It’s Not Your Call: Remember to Let Your Clients Speak for Themselves
MY CLIENT IS NEVER…
How many times have we heard “my client is never going to fix all that” or “that offer is too low” or “they are never going to accept that counter” from an agent before they have even had a chance to take it to the client. How do we know they didn’t discuss it with the client? Because they are calling us within moments of receiving our email. Maybe they think we didn’t catch on to that part.
Hmm… your client told you all that in the 90 seconds since I hit send on my email. Really? I don’t think so.
It’s an easy habit to fall into—speaking for your client instead of representing your client. It’s not a good habit. Maybe you do know exactly what your client wants or will say, but maybe they will surprise you. If you don’t take the time to let them speak for themselves, you will never know.
HOW DO YOU KNOW…
How do you know without asking the client? I think we often have a knee jerk reaction to repair requests, offers, or counter offers where we answer how we feel and we forget that how we feel about something has no bearing in a real estate transaction.
We have a fiduciary duty to our clients. Part of representing them is learning to not speak for them. Sure, it is easier to tell the other agent to pound sand without bothering your client. Is it a bother? I don’t think any offer is a bother, even a low-ball one from an investor. It’s an offer, a sucky offer, but it still needs to be presented. That counter offer that makes the other side look like they are smoking crack – yep – we still have to show it to the seller. That repair request so long it looks like they used an entire roll of toilet paper to create it…no you cannot flush it without going over it with the seller.
YOU ARE NOT ALONE
You are not the only agent this happens to. We all go through it. My gut has said “oh h-e-double-hockey-sticks no” to plenty of repair requests, but I always stop myself and let the clients make the call. And clients have shocked me, agreeing to do repairs that I would never have thought they would touch with a ten-foot pole. They have accepted offers that I thought would piss them off. When this happens, I remind myself, I am not them. They are not me. Their reasons, motivations, and feelings are not mine.

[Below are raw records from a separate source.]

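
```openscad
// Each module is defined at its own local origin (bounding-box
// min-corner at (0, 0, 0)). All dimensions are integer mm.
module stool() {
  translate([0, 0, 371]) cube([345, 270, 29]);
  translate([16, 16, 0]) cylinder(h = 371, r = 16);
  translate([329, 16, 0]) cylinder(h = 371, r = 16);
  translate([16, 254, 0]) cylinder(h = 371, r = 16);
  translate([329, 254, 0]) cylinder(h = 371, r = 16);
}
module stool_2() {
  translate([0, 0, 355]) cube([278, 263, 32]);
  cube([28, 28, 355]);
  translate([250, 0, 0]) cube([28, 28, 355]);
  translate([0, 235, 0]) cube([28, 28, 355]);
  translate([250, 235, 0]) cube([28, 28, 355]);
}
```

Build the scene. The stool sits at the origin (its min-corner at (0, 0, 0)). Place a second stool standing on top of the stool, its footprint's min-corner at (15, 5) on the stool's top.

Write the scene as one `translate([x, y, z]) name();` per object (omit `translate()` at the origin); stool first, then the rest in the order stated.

stool();
translate([15, 5, 400]) stool_2();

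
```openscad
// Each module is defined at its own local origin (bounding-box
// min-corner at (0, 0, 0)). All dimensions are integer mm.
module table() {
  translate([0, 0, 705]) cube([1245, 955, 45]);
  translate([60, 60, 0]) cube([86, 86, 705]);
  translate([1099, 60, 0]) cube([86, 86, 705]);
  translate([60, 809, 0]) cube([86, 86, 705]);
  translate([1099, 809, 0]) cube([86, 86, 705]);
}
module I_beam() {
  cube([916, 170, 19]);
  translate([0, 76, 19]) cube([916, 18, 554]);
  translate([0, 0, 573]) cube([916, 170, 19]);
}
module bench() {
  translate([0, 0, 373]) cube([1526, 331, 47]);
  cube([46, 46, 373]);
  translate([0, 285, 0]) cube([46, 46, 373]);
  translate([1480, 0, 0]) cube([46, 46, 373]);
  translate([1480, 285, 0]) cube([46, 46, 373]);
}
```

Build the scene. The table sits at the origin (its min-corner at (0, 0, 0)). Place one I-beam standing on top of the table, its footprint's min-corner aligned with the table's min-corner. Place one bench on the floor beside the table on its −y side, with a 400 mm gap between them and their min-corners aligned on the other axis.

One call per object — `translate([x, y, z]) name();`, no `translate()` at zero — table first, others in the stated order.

table();
translate([0, 0, 750]) I_beam();
translate([0, -731, 0]) bench();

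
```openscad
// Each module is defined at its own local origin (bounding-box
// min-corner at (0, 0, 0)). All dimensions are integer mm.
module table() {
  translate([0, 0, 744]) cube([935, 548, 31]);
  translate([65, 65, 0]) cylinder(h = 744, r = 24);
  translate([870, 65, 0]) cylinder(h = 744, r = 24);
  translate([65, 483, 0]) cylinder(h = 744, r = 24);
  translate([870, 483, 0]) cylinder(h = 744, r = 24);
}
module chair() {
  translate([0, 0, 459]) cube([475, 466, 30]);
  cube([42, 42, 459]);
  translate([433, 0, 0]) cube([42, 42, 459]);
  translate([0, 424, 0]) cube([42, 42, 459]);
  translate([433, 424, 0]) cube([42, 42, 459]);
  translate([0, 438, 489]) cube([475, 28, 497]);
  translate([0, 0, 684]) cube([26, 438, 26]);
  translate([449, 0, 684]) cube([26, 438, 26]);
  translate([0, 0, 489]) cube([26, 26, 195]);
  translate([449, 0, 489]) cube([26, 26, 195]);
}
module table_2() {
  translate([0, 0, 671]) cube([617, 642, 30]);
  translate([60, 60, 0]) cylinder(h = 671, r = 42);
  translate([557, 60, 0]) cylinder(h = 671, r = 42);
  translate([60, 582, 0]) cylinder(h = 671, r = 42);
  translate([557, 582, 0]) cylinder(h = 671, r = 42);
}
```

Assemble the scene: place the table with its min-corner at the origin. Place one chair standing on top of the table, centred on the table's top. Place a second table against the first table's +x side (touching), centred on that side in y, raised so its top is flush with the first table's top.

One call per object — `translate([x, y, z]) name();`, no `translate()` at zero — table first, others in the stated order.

table();
translate([230, 41, 775]) chair();
translate([935, -47, 74]) table_2();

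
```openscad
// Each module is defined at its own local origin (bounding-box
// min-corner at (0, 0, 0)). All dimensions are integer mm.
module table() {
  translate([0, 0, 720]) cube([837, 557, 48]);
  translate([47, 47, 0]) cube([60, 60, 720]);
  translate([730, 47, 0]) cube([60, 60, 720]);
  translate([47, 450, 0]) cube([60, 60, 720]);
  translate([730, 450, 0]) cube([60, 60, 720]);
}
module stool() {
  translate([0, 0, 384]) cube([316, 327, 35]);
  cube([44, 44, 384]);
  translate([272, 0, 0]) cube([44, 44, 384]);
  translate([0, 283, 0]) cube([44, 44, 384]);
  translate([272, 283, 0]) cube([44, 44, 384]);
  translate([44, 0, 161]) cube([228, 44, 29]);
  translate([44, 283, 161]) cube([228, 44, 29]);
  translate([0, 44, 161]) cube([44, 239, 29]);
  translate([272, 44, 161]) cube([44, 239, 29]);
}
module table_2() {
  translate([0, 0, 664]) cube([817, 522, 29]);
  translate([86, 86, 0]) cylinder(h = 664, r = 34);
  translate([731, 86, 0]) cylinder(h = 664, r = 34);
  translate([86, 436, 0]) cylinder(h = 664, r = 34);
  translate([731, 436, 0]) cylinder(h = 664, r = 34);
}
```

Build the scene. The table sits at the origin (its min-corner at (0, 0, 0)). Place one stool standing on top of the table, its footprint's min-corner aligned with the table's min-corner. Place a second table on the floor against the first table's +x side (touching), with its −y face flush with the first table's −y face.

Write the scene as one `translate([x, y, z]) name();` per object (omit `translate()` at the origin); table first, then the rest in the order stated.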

We all like to think that we know what our clients want. Let’s get real for one second: if this isn’t a repeat client or someone from your sphere that you have known for ten years, then maybe you have spent a good 2-3 hours with them at best. Suddenly you think that you know the inner workings of the deep recesses of their mind after 180 minutes. If that were the case, you would be taking your show on the road as the greatest mind reader in history.
LEARNING TO LET CLIENTS MAKE THEIR OWN DECISIONS
As agents, our most important skill is learning not be a “helicopter parent” in a transaction. I said it, we can’t be parenting our clients. We are all guilty of it now and again. We do it because we come with baggage. We have been through a few transactions. We are going to make some assumptions. We are bringing our experienced, occasionally jaded, view into the negotiations. Here is the thing, we never want our biases to get in the middle of a transaction. It’s about them. Not us. And they need to have a chance to respond themselves without us, as the agent, inserting our feelings, emotions, and professional baggage in their financial decisions.
And there are days when that is so hard. When the offer $100K under list price hits your inbox, when the laundry list repair request comes in, when the final walk-through form comes back with a bunch of piddly crap. As agents, we have been here before. These things hit our “HOT BUTTONS” and send us into overdrive.
It’s no mystery as to why. Do this job long enough and you have racked up a top 10 list of pet peeves that drive you nuts. I know I have mine – poorly written repair requests are my number one with a bullet annoyance because I can’t explain to my seller what your buyer wants them to fix when it says, “inspection item 1.7 repair as noted” when 1.7 says, “item works properly nearing end of its life span.” That is not asking for anything. That is not a repair. I don’t know what you want! Ahhhhh! But I digress.
IT’S NOT ABOUT YOU
These are times that agents end up causing more drama in a transaction then there needs to be. We start sticking our emotions into their transaction. If you are over 40, you will remember those Reese’s peanut butter cup commercials – you stuck your chocolate in my peanut butter and vice versa. It’s like that. We rage, we vent, we complain, we curse the unreasonable buyer, seller, lender, appraiser—whoever it is that has risen our ire. The reality is that the only person we hurt when we do this is our client. There is a better way.
PUT THE “OM” IN HOME
The next time you read an offer, a counter, an addendum, or a repair request that causes your blood to boil and your hair to stand on end, just stop. Before you start typing that email, texting that agent, or hopping on the phone to give them your opinion…take a deep breath and focus on this mantra:
“It’s not about me, it’s about them.”
“It’s not about me, it’s about them.”
“It’s not about me, it’s about them.”
Give yourself 5-10 minutes to get away from any emotion you could be putting into the situation. Then call you clients and discuss it. Let your client make the decision. After they have decided, call the other agent and tell them flat out, “My seller is not willing to fix all of that, pound sand.”